When unobserved confounders exhibit nonignorable missingness, causal mediation effects are generally unidentified and inestimable. To address this challenge, we propose the Sieve-based Iterative Outward (SIO) estimator, grounded in shadow-variable identification. SIO is the first method to achieve asymptotically normal, locally semiparametrically efficient, and ill-posedness-free estimation of mediation effects under nonignorable missingness—within a fully nonparametric framework. We rigorously characterize the efficiency loss induced by missingness and explicitly identify the necessary and sufficient conditions for zero efficiency loss. Theoretically, SIO attains the optimal nonparametric convergence rate and achieves semiparametric efficiency bounds. Extensive simulations demonstrate its superior finite-sample performance over existing estimators.

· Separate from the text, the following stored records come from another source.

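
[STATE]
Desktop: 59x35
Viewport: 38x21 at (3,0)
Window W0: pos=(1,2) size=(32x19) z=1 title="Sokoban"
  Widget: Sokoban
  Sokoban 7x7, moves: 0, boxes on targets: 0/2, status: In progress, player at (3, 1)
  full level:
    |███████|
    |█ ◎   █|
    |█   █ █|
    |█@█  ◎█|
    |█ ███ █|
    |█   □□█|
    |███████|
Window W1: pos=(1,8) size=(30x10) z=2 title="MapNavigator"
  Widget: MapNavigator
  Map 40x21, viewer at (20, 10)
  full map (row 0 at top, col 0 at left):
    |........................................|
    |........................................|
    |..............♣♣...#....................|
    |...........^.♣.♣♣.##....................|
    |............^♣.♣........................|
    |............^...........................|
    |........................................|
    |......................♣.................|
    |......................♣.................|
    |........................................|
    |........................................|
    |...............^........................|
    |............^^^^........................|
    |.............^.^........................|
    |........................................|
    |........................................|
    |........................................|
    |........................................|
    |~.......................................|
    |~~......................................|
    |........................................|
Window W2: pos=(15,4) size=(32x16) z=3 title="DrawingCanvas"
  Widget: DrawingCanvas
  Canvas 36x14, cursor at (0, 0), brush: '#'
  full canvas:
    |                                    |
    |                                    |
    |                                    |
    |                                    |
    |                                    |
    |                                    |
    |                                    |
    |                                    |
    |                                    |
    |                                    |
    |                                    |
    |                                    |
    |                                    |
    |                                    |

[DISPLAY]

                                      
                                      
━━━━━━━━━━━━━━━━━━━━━━━━━━━━━┓        
Sokoban                      ┃        
────────────┏━━━━━━━━━━━━━━━━━━━━━━━━━
██████      ┃ DrawingCanvas           
 ◎   █      ┠─────────────────────────
   █ █      ┃+                        
━━━━━━━━━━━━┃                         
MapNavigator┃                         
────────────┃                         
............┃                         
............┃                         
............┃                         
............┃                         
........^...┃                         
.....^^^^...┃                         
━━━━━━━━━━━━┃                         
            ┃                         
            ┗━━━━━━━━━━━━━━━━━━━━━━━━━
━━━━━━━━━━━━━━━━━━━━━━━━━━━━━┛        


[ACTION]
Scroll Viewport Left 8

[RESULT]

                                      
                                      
 ┏━━━━━━━━━━━━━━━━━━━━━━━━━━━━━━┓     
 ┃ Sokoban                      ┃     
 ┠─────────────┏━━━━━━━━━━━━━━━━━━━━━━
 ┃███████      ┃ DrawingCanvas        
 ┃█ ◎   █      ┠──────────────────────
 ┃█   █ █      ┃+                     
 ┏━━━━━━━━━━━━━┃                      
 ┃ MapNavigator┃                      
 ┠─────────────┃                      
 ┃.............┃                      
 ┃.............┃                      
 ┃.............┃                      
 ┃.............┃                      
 ┃.........^...┃                      
 ┃......^^^^...┃                      
 ┗━━━━━━━━━━━━━┃                      
 ┃             ┃                      
 ┃             ┗━━━━━━━━━━━━━━━━━━━━━━
 ┗━━━━━━━━━━━━━━━━━━━━━━━━━━━━━━┛     


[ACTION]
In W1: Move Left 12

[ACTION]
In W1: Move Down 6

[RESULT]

                                      
                                      
 ┏━━━━━━━━━━━━━━━━━━━━━━━━━━━━━━┓     
 ┃ Sokoban                      ┃     
 ┠─────────────┏━━━━━━━━━━━━━━━━━━━━━━
 ┃███████      ┃ DrawingCanvas        
 ┃█ ◎   █      ┠──────────────────────
 ┃█   █ █      ┃+                     
 ┏━━━━━━━━━━━━━┃                      
 ┃ MapNavigator┃                      
 ┠─────────────┃                      
 ┃      .......┃                      
 ┃      .......┃                      
 ┃      .......┃                      
 ┃      .......┃                      
 ┃      .......┃                      
 ┃      ~......┃                      
 ┗━━━━━━━━━━━━━┃                      
 ┃             ┃                      
 ┃             ┗━━━━━━━━━━━━━━━━━━━━━━
 ┗━━━━━━━━━━━━━━━━━━━━━━━━━━━━━━┛     


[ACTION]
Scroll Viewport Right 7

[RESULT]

                                      
                                      
━━━━━━━━━━━━━━━━━━━━━━━━━┓            
ban                      ┃            
────────┏━━━━━━━━━━━━━━━━━━━━━━━━━━━━━
██      ┃ DrawingCanvas               
 █      ┠─────────────────────────────
 █      ┃+                            
━━━━━━━━┃                             
avigator┃                             
────────┃                             
 .......┃                             
 .......┃                             
 .......┃                             
 .......┃                             
 .......┃                             
 ~......┃                             
━━━━━━━━┃                             
        ┃                             
        ┗━━━━━━━━━━━━━━━━━━━━━━━━━━━━━
━━━━━━━━━━━━━━━━━━━━━━━━━┛            


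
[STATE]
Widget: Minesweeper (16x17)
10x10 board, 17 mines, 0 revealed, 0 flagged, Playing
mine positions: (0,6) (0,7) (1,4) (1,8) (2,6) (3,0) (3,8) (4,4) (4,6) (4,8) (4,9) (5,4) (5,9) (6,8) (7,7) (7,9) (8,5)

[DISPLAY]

■■■■■■■■■■      
■■■■■■■■■■      
■■■■■■■■■■      
■■■■■■■■■■      
■■■■■■■■■■      
■■■■■■■■■■      
■■■■■■■■■■      
■■■■■■■■■■      
■■■■■■■■■■      
■■■■■■■■■■      
                
                
                
                
                
                
                


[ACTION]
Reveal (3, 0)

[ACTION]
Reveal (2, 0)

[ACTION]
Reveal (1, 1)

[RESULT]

■■■■■■✹✹■■      
■■■■✹■■■✹■      
■■■■■■✹■■■      
✹■■■■■■■✹■      
■■■■✹■✹■✹✹      
■■■■✹■■■■✹      
■■■■■■■■✹■      
■■■■■■■✹■✹      
■■■■■✹■■■■      
■■■■■■■■■■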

We further validate its practical utility through empirical analysis of China Family Panel Studies (CFPS) data.

We consider causal mediation analysis with confounders subject to nonignorable missingness in a nonparametric framework. Our approach relies on shadow variables that are associated with the missing confounders but independent of the missingness mechanism. The mediation effect of interest is shown to be a weighted average of an iterated conditional expectation, which motivates our Sieve-based Iterative Outward (SIO) estimator. We derive the rate of convergence and asymptotic normality of the SIO estimator, which do not suffer from the ill-posed inverse problem. Essentially, we show that the asymptotic normality is not affected by the slow convergence rate of nonparametric estimators of nuisance functions. Moreover, we demonstrate that our estimator is locally efficient and attains the semiparametric efficiency bound under certain conditions. We accurately depict the efficiency loss attributable to missingness and identify scenarios in which efficiency loss is absent. We also propose a stable and easy-to-implement approach to estimate asymptotic variance and construct confidence intervals for the mediation effects. Finally, we evaluate the finite-sample performance of our proposed approach through simulation studies, and apply it to the CFPS data to show its practical applicability.